The breed characteristics of the Deerhound
The trademark of this dog is the silver-grey, rough coat. In Great Britain, Deerhounds are still regarded as loyal companions of noble gentlemen and ladies. Also with us there are more and more people who would like to buy a Deerhound. The dog is considered to be a very likeable dog and a perfect family dog. The German name for this dog is "schottischer Hirschund".
The Deerhound is a breed recognized by the FCI and is listed under Standard No. 164, Group 10: Sighthounds and Section 2: Rough-coated Sighthounds.

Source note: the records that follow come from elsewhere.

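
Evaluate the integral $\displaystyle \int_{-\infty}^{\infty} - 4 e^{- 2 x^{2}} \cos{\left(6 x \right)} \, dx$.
$- \frac{2 \sqrt{2} \sqrt{\pi}}{e^{\frac{9}{2}}}$

Let $b$ denote the cosine frequency and define $I(b) = \int_{-\infty}^{\infty} - 4 e^{- 2 x^{2}} \cos{\left(b x \right)} \, dx$.

Differentiating under the integral sign,
$$I'(b) = \int_{-\infty}^{\infty} 4 x e^{- 2 x^{2}} \sin{\left(b x \right)} \, dx.$$

Integrate $\int_{-\infty}^{\infty} x \sin(b x)\, e^{- 2 x^{2}}\, dx$ by parts with $u = \sin(b x)$ and $dv = x\, e^{- 2 x^{2}}\, dx$, giving $v = - \frac{e^{- 2 x^{2}}}{4}$. The boundary term vanishes and
$$\int_{-\infty}^{\infty} x \sin(b x)\, e^{- 2 x^{2}}\, dx = \frac{b}{4} \int_{-\infty}^{\infty} \cos(b x)\, e^{- 2 x^{2}}\, dx,$$
so $I'(b) = - \frac{b}{4}\, I(b)$.

This is a separable first-order ODE; solving with the initial condition $I(0) = \int_{-\infty}^{\infty} - 4 e^{- 2 x^{2}}\,dx = - 2 \sqrt{2} \sqrt{\pi}$ gives
$$I(b) = - 2 \sqrt{2} \sqrt{\pi} e^{- \frac{b^{2}}{8}}.$$

Setting $b = 6$:
$$I = - \frac{2 \sqrt{2} \sqrt{\pi}}{e^{\frac{9}{2}}}.$$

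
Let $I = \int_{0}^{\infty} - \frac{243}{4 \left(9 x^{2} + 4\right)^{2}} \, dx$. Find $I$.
$- \frac{81 \pi}{128}$

Recall the elementary integral
$$J(a) = \int_{0}^{\infty} - \frac{3}{4 \left(a^{2} + x^{2}\right)} \, dx = - \frac{3 \pi}{8 a}.$$

Differentiating under the integral sign with respect to $a$,
$$\frac{dJ}{da} = \int_{0}^{\infty} \frac{3 a}{2 \left(a^{2} + x^{2}\right)^{2}} \, dx = \frac{3 \pi}{8 a^{2}},$$
so $\int_{0}^{\infty} - \frac{3}{4 \left(a^{2} + x^{2}\right)^{2}} \, dx = - \frac{3 \pi}{16 a^{3}}$.

Setting $a = \frac{2}{3}$:
$$I = - \frac{81 \pi}{128}.$$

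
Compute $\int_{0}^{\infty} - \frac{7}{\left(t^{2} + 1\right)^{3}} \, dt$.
$- \frac{21 \pi}{16}$

Recall the elementary integral
$$J(a) = \int_{0}^{\infty} - \frac{7}{a^{2} + t^{2}} \, dt = - \frac{7 \pi}{2 a}.$$

Differentiating under the integral sign with respect to $a$,
$$\frac{dJ}{da} = \int_{0}^{\infty} \frac{14 a}{\left(a^{2} + t^{2}\right)^{2}} \, dt = \frac{7 \pi}{2 a^{2}},$$
so $\int_{0}^{\infty} - \frac{7}{\left(a^{2} + t^{2}\right)^{2}} \, dt = - \frac{7 \pi}{4 a^{3}}$.

Repeating — each differentiation of $1/(t^2+a^2)^j$ produces $-2ja/(t^2+a^2)^{j+1}$ — and dividing through by $-2ja$ at each step yields, after $2$ differentiations in total,
$$\int_{0}^{\infty} - \frac{7}{\left(a^{2} + t^{2}\right)^{3}} \, dt = - \frac{21 \pi}{16 a^{5}}.$$

Setting $a = 1$:
$$I = - \frac{21 \pi}{16}.$$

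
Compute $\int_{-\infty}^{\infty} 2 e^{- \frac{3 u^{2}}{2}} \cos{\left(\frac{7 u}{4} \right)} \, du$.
$\frac{2 \sqrt{6} \sqrt{\pi}}{3 e^{\frac{49}{96}}}$

Treat the cosine frequency as a parameter and define $I(b) = \int_{-\infty}^{\infty} 2 e^{- \frac{3 u^{2}}{2}} \cos{\left(b u \right)} \, du$.

Differentiating under the integral sign,
$$I'(b) = \int_{-\infty}^{\infty} - 2 u e^{- \frac{3 u^{2}}{2}} \sin{\left(b u \right)} \, du.$$

Integrate $\int_{-\infty}^{\infty} u \sin(b u)\, e^{- \frac{3 u^{2}}{2}}\, du$ by parts with $w = \sin(b u)$ and $dv = u\, e^{- \frac{3 u^{2}}{2}}\, du$, giving $v = - \frac{e^{- \frac{3 u^{2}}{2}}}{3}$. The boundary term vanishes and
$$\int_{-\infty}^{\infty} u \sin(b u)\, e^{- \frac{3 u^{2}}{2}}\, du = \frac{b}{3} \int_{-\infty}^{\infty} \cos(b u)\, e^{- \frac{3 u^{2}}{2}}\, du,$$
so $I'(b) = - \frac{b}{3}\, I(b)$.

This is a separable first-order ODE; solving with the initial condition $I(0) = \int_{-\infty}^{\infty} 2 e^{- \frac{3 u^{2}}{2}}\,du = \frac{2 \sqrt{6} \sqrt{\pi}}{3}$ gives
$$I(b) = \frac{2 \sqrt{6} \sqrt{\pi} e^{- \frac{b^{2}}{6}}}{3}.$$

Setting $b = \frac{7}{4}$:
$$I = \frac{2 \sqrt{6} \sqrt{\pi}}{3 e^{\frac{49}{96}}}.$$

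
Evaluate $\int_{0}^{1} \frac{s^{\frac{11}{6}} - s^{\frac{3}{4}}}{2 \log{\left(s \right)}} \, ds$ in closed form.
$\log{\left(\frac{\sqrt{714}}{21} \right)}$

Replace the exponent $\frac{3}{4}$ by a parameter $a$: let $I(a) = \int_{0}^{1} \frac{s^{\frac{11}{6}} - s^{a}}{2 \log{\left(s \right)}} \, ds$.

Since $\dfrac{\partial}{\partial a}\,s^{a} = s^{a} \ln s$, the $\ln s$ in the denominator cancels and
$$\frac{dI}{da} = \int_{0}^{1} - \frac{1}{2} s^{a} \, ds = - \frac{1}{2} \left[\frac{s^{a+1}}{a+1}\right]_0^1 = - \frac{1}{2 a + 2}.$$

Integrating with respect to $a$ gives $I(a) = - \frac{\log{\left(a + 1 \right)}}{2} - \frac{\log{\left(6 \right)}}{2} + \frac{\log{\left(17 \right)}}{2} + C$.

At $a = \frac{11}{6}$ the integrand is identically $0$, so $I(\frac{11}{6}) = 0$. The closed form gives $0$, hence $C = 0$.

Setting $a = \frac{3}{4}$:
$$I = \log{\left(\frac{\sqrt{714}}{21} \right)}.$$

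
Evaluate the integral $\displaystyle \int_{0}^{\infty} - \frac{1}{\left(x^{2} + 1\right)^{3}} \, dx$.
$- \frac{3 \pi}{16}$

Start from the standard arctangent integral
$$J(a) = \int_{0}^{\infty} - \frac{1}{a^{2} + x^{2}} \, dx = - \frac{\pi}{2 a}.$$

Differentiating under the integral sign with respect to $a$,
$$\frac{dJ}{da} = \int_{0}^{\infty} \frac{2 a}{\left(a^{2} + x^{2}\right)^{2}} \, dx = \frac{\pi}{2 a^{2}},$$
so $\int_{0}^{\infty} - \frac{1}{\left(a^{2} + x^{2}\right)^{2}} \, dx = - \frac{\pi}{4 a^{3}}$.

Repeating — each differentiation of $1/(x^2+a^2)^j$ produces $-2ja/(x^2+a^2)^{j+1}$ — and dividing through by $-2ja$ at each step yields, after $2$ differentiations in total,
$$\int_{0}^{\infty} - \frac{1}{\left(a^{2} + x^{2}\right)^{3}} \, dx = - \frac{3 \pi}{16 a^{5}}.$$

Setting $a = 1$:
$$I = - \frac{3 \pi}{16}.$$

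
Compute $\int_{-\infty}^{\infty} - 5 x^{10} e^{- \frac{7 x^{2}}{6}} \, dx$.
$- \frac{164025 \sqrt{42} \sqrt{\pi}}{16807}$

Consider the simpler parametrised integral
$$J(a) = \int_{-\infty}^{\infty} - 5 e^{- a x^{2}} \, dx = - \frac{5 \sqrt{\pi}}{\sqrt{a}}.$$

Differentiating under the integral sign brings down a factor of $(-x^2)$:
$$\frac{dJ}{da} = \int_{-\infty}^{\infty} 5 x^{2} e^{- a x^{2}} \, dx = \frac{5 \sqrt{\pi}}{2 a^{\frac{3}{2}}}.$$

Repeating $5$ times in total — each differentiation brings down another $(-x^2)$ — gives
$$\frac{d^{5}J}{da^{5}} = \int_{-\infty}^{\infty} 5 x^{10} e^{- a x^{2}} \, dx = \frac{4725 \sqrt{\pi}}{32 a^{\frac{11}{2}}},$$
and the integrand here is $(-1)^{5}$ times the target integrand, so $I = (-1)^{5}\,\frac{d^{5}J}{da^{5}} = - \frac{4725 \sqrt{\pi}}{32 a^{\frac{11}{2}}}$.

Setting $a = \frac{7}{6}$:
$$I = - \frac{164025 \sqrt{42} \sqrt{\pi}}{16807}.$$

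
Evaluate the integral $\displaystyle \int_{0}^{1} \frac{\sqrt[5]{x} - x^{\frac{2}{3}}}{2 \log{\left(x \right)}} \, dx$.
$\log{\left(\frac{3 \sqrt{2}}{5} \right)}$

Replace the exponent $\frac{1}{5}$ by a parameter $a$: let $I(a) = \int_{0}^{1} \frac{- x^{\frac{2}{3}} + x^{a}}{2 \log{\left(x \right)}} \, dx$.

Since $\dfrac{\partial}{\partial a}\,x^{a} = x^{a} \ln x$, the $\ln x$ in the denominator cancels and
$$\frac{dI}{da} = \int_{0}^{1} \frac{1}{2} x^{a} \, dx = \frac{1}{2} \left[\frac{x^{a+1}}{a+1}\right]_0^1 = \frac{1}{2 \left(a + 1\right)}.$$

Integrating with respect to $a$ gives $I(a) = \log{\left(\frac{\sqrt{15} \sqrt{a + 1}}{5} \right)} + C$.

At $a = \frac{2}{3}$ the integrand is identically $0$, so $I(\frac{2}{3}) = 0$. The closed form gives $0$, hence $C = 0$.

Setting $a = \frac{1}{5}$:
$$I = \log{\left(\frac{3 \sqrt{2}}{5} \right)}.$$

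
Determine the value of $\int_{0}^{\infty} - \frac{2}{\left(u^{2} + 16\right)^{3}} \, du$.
$- \frac{3 \pi}{8192}$

Recall the elementary integral
$$J(a) = \int_{0}^{\infty} - \frac{2}{a^{2} + u^{2}} \, du = - \frac{\pi}{a}.$$

Differentiating under the integral sign with respect to $a$,
$$\frac{dJ}{da} = \int_{0}^{\infty} \frac{4 a}{\left(a^{2} + u^{2}\right)^{2}} \, du = \frac{\pi}{a^{2}},$$
so $\int_{0}^{\infty} - \frac{2}{\left(a^{2} + u^{2}\right)^{2}} \, du = - \frac{\pi}{2 a^{3}}$.

Repeating — each differentiation of $1/(u^2+a^2)^j$ produces $-2ja/(u^2+a^2)^{j+1}$ — and dividing through by $-2ja$ at each step yields, after $2$ differentiations in total,
$$\int_{0}^{\infty} - \frac{2}{\left(a^{2} + u^{2}\right)^{3}} \, du = - \frac{3 \pi}{8 a^{5}}.$$

Setting $a = 4$:
$$I = - \frac{3 \pi}{8192}.$$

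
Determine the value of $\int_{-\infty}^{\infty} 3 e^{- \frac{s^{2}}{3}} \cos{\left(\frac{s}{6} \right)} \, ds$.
$\frac{3 \sqrt{3} \sqrt{\pi}}{e^{\frac{1}{48}}}$

Define $I(b) = \int_{-\infty}^{\infty} 3 e^{- \frac{s^{2}}{3}} \cos{\left(b s \right)} \, ds$.

Differentiating under the integral sign,
$$I'(b) = \int_{-\infty}^{\infty} - 3 s e^{- \frac{s^{2}}{3}} \sin{\left(b s \right)} \, ds.$$

Integrate $\int_{-\infty}^{\infty} s \sin(b s)\, e^{- \frac{s^{2}}{3}}\, ds$ by parts with $u = \sin(b s)$ and $dv = s\, e^{- \frac{s^{2}}{3}}\, ds$, giving $v = - \frac{3 e^{- \frac{s^{2}}{3}}}{2}$. The boundary term vanishes and
$$\int_{-\infty}^{\infty} s \sin(b s)\, e^{- \frac{s^{2}}{3}}\, ds = \frac{3 b}{2} \int_{-\infty}^{\infty} \cos(b s)\, e^{- \frac{s^{2}}{3}}\, ds,$$
so $I'(b) = - \frac{3 b}{2}\, I(b)$.

This is a separable first-order ODE; solving with the initial condition $I(0) = \int_{-\infty}^{\infty} 3 e^{- \frac{s^{2}}{3}}\,ds = 3 \sqrt{3} \sqrt{\pi}$ gives
$$I(b) = 3 \sqrt{3} \sqrt{\pi} e^{- \frac{3 b^{2}}{4}}.$$

Setting $b = \frac{1}{6}$:
$$I = \frac{3 \sqrt{3} \sqrt{\pi}}{e^{\frac{1}{48}}}.$$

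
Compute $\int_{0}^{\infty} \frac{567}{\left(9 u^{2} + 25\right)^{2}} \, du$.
$\frac{189 \pi}{500}$

Start from the standard arctangent integral
$$J(a) = \int_{0}^{\infty} \frac{7}{a^{2} + u^{2}} \, du = \frac{7 \pi}{2 a}.$$

Differentiating under the integral sign with respect to $a$,
$$\frac{dJ}{da} = \int_{0}^{\infty} - \frac{14 a}{\left(a^{2} + u^{2}\right)^{2}} \, du = - \frac{7 \pi}{2 a^{2}},$$
so $\int_{0}^{\infty} \frac{7}{\left(a^{2} + u^{2}\right)^{2}} \, du = \frac{7 \pi}{4 a^{3}}$.

Setting $a = \frac{5}{3}$:
$$I = \frac{189 \pi}{500}.$$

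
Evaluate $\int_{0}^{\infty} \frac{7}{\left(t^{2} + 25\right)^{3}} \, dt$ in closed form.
$\frac{21 \pi}{50000}$

Recall the elementary integral
$$J(a) = \int_{0}^{\infty} \frac{7}{a^{2} + t^{2}} \, dt = \frac{7 \pi}{2 a}.$$

Differentiating under the integral sign with respect to $a$,
$$\frac{dJ}{da} = \int_{0}^{\infty} - \frac{14 a}{\left(a^{2} + t^{2}\right)^{2}} \, dt = - \frac{7 \pi}{2 a^{2}},$$
so $\int_{0}^{\infty} \frac{7}{\left(a^{2} + t^{2}\right)^{2}} \, dt = \frac{7 \pi}{4 a^{3}}$.

Repeating — each differentiation of $1/(t^2+a^2)^j$ produces $-2ja/(t^2+a^2)^{j+1}$ — and dividing through by $-2ja$ at each step yields, after $2$ differentiations in total,
$$\int_{0}^{\infty} \frac{7}{\left(a^{2} + t^{2}\right)^{3}} \, dt = \frac{21 \pi}{16 a^{5}}.$$

Setting $a = 5$:
$$I = \frac{21 \pi}{50000}.$$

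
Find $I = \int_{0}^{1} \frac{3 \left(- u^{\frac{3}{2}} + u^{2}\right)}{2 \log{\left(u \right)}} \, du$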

- rough-coated sighthound from Scotland
- very elegant dog breed
- as companion for active individuals or families
|9 - 12 years
Attitude, character and temperament of the breed
The typical character traits of the Deerhound
The Deerhound has long since found his place as a dear family dog. It is, like all sighthounds, very affectionate, sensitive and cuddly.
You can keep it in a large apartment or better in a house with a property. The hunting instinct is only moderately pronounced and with good training you can control it well. As a sighthound it should be allowed to run regularly. Sighthounds have a very special organism and metabolism. If they cannot live out their urge to move, these animals suffer dumbly or develop behavioral problems.
- Sighthound with moderate temperament
- must run regularly
- intelligent, sensitive and obedient
Breed-typical diseases of the Deerhound
With lack of exercise, these dogs can develop heart problems and other organic disorders. Occasionally bone tumors occur.
Breeding, acquisition and keeping of the Deerhound
The Deerhound is also offered in German-speaking countries by selected breeders. You have to reckon with 1200 to 1500 Euro for a healthy Deerhound puppy with papers. At the animal protection this dog is to be found rather rarely.
Appearance and coat of the Scottish Deerhound
The Deerhound is an exceptionally elegant yet robust appearance. It is high legged, graceful, and moves with the typical bobbing gait of the greyhound. The coat is of medium length and feels rough on the surface. Only the undercoat, which is denser in winter, has a soft feel. Most frequently this dog occurs in various shades of grey. Rather rare are the colours yellow, red sand and reddish brown.
Because of its coat, it appears more stable than most other sighthound species. The slender yet muscular torso of this animal remains hidden under its coat. Two small rose ears sit on its dainty head, which it raises high above its head when excited or tense. The harmonious body shapes run out in a very long and evenly hairy tail.
- medium long rough coat
- mostly grey, more rarely in yellow or reddish brown
- harmonious, elegant and robust
Size, weight and life expectancy of the Deerhound
The Scottish Deerhound belongs to the very large dogs. The bitches remain somewhat more petite and lighter than the males.
- Height at withers males from 76 cm
- Height at withers bitches from 71 cm
- Weight males 38 to 45 kg
- Weight bitch 33 to 36 kg
- Life expectancy 9 to 12 years
|71 - 78 cm
|33 - 36 kg
|76 - 85 cm
|38 - 46 kg
May occur with age.
Can occur frequently in dogs and can sometimes be treated with medication.